Le gouvernement d’entreprise désigne les modes de fonctionnement des organes d'administration et de surveillance d’une organisation et leurs relations avec la direction et les actionnaires. Pour les sociétés cotées, il s’inscrit au-delà de la loi, dans les recommandations du code de gouvernance auquel l’entreprise a choisi de se référer, AFEP-MEDEF ou MiddleNext.
Deloitte publie une radiographie de la gouvernance de plus de 300 sociétés cotées au marché Euronext de la Bourse de Paris, véritable analyse des conseils d’administration ou de surveillance, des comités spécialisés et des assemblées générales du printemps 2015.

Des constats très différenciés selon les indices de cotation

Pour une entreprise du CAC 40, le conseil d’administration ou le conseil de surveillance compte en moyenne 13 administrateurs, dont 9 indépendants, 4 femmes, 3 étrangers et conduit ses travaux avec le support de 3 à 5 comités spécialisés.

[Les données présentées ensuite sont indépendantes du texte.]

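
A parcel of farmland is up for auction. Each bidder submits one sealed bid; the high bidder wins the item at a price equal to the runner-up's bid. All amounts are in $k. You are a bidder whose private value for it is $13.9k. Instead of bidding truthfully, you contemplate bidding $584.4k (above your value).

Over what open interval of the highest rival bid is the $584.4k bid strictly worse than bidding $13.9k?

If the competing bid is below $13.9k, both bids win at the same price — no difference.
If it is above $584.4k, both bids lose — no difference.
If it lies strictly between $13.9k and $584.4k, bidding your value loses (payoff 0) while bidding $584.4k wins at a price above your value (payoff negative).
So the deviation strictly hurts on the open interval ($13.9k, $584.4k).
Truthful bidding weakly dominates here: raising your bid can only win items priced above your value, and lowering it can only forfeit items priced below.

($13.9k, $584.4k)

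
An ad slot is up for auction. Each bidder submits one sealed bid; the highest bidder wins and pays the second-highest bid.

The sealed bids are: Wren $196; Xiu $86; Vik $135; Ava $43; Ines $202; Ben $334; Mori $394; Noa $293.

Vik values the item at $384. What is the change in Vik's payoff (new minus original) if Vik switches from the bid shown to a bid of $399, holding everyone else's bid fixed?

The highest bid among the other bidders is $394; Vik's bid doesn't change that.
Original bid $135: Vik is not highest (top rival bid is $394); payoff $0.
Alternative bid $399: Vik is highest, pays the top rival bid $394; payoff $384 − $394 = −$10.
Change in payoff = −$10 − ($0) = −$10.

−$10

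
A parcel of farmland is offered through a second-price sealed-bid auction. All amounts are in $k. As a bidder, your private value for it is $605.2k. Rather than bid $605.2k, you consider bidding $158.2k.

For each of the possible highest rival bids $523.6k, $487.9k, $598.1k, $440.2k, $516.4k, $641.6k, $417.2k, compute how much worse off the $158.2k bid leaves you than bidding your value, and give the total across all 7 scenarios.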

A l’autre bout de la cotation, pour une entreprise du CAC Small, le conseil compte en moyenne 7 administrateurs, dont 2 indépendants, 2 femmes et conduit ses travaux avec le support de 2 à 3 comités spécialisés.

« Notre radiographie a pour ambition d’être une analyse factuelle complète des pratiques de gouvernance des sociétés cotées en France. Les écarts de tendances entre les premières sociétés de la cote et les sociétés du Midcap mettent en exergue la diversité des situations. » estime Denis Lesigne, Directeur Capital Humain chez Deloitte.

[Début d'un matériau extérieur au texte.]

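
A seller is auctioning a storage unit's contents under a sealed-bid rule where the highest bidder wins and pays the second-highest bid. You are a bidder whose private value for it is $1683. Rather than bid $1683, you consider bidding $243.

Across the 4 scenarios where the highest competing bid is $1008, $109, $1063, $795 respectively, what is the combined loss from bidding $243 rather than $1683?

The deviation costs you only when the competing bid falls strictly between $243 and $1683; elsewhere both bids give the same outcome.
$1008: truthful payoff $675, deviation payoff $0 → loss $675.
$109: outcomes coincide → loss $0.
$1063: truthful payoff $620, deviation payoff $0 → loss $620.
$795: truthful payoff $888, deviation payoff $0 → loss $888.
Total loss = $675 + $620 + $888 = $2183.
In a second-price auction your bid sets only whether you win, not what you pay, so bidding your true value is weakly dominant.

$2183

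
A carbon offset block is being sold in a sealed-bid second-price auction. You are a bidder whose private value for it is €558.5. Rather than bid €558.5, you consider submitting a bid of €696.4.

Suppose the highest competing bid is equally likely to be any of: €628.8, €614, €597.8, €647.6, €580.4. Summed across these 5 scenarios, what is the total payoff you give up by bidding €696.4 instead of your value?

The deviation costs you only when the competing bid falls strictly between €558.5 and €696.4; elsewhere both bids give the same outcome.
€628.8: truthful payoff €0, deviation payoff −€70.3 → loss €70.3.
€614: truthful payoff €0, deviation payoff −€55.5 → loss €55.5.
€597.8: truthful payoff €0, deviation payoff −€39.3 → loss €39.3.
€647.6: truthful payoff €0, deviation payoff −€89.1 → loss €89.1.
€580.4: truthful payoff €0, deviation payoff −€21.9 → loss €21.9.
Total loss = €70.3 + €55.5 + €39.3 + €89.1 + €21.9 = €276.1.

€276.1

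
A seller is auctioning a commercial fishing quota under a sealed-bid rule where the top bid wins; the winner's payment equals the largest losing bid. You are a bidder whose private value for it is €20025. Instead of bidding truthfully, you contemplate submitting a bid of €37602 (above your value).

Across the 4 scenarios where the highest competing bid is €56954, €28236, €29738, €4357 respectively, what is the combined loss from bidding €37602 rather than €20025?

€17924

The deviation costs you only when the competing bid falls strictly between €20025 and €37602; elsewhere both bids give the same outcome.
€56954: outcomes coincide → loss €0.
€28236: truthful payoff €0, deviation payoff −€8211 → loss €8211.
€29738: truthful payoff €0, deviation payoff −€9713 → loss €9713.
€4357: outcomes coincide → loss €0.
Total loss = €8211 + €9713 = €17924.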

Des comités spécialisés de plus en plus présents

Les comités spécialisés sont des émanations du conseil d’administration dont la mission consiste à préparer les travaux qui reposent sur des thématiques sensibles. Ils sont aujourd’hui très largement répandus avec près de 366 comités pour les sociétés du SBF120. Si l’existence d’un comité distinct du conseil sur les sujets de l’audit, des rémunérations et des nominations est aujourd’hui la norme au sein des sociétés du SBF 120, d’autres comités spécialisés émergent (stratégie, gouvernance, éthique, RSE …). Comme l’illustrent les schémas ci-dessous, ce n’est pas encore une pratique dans les sociétés du Cac Small.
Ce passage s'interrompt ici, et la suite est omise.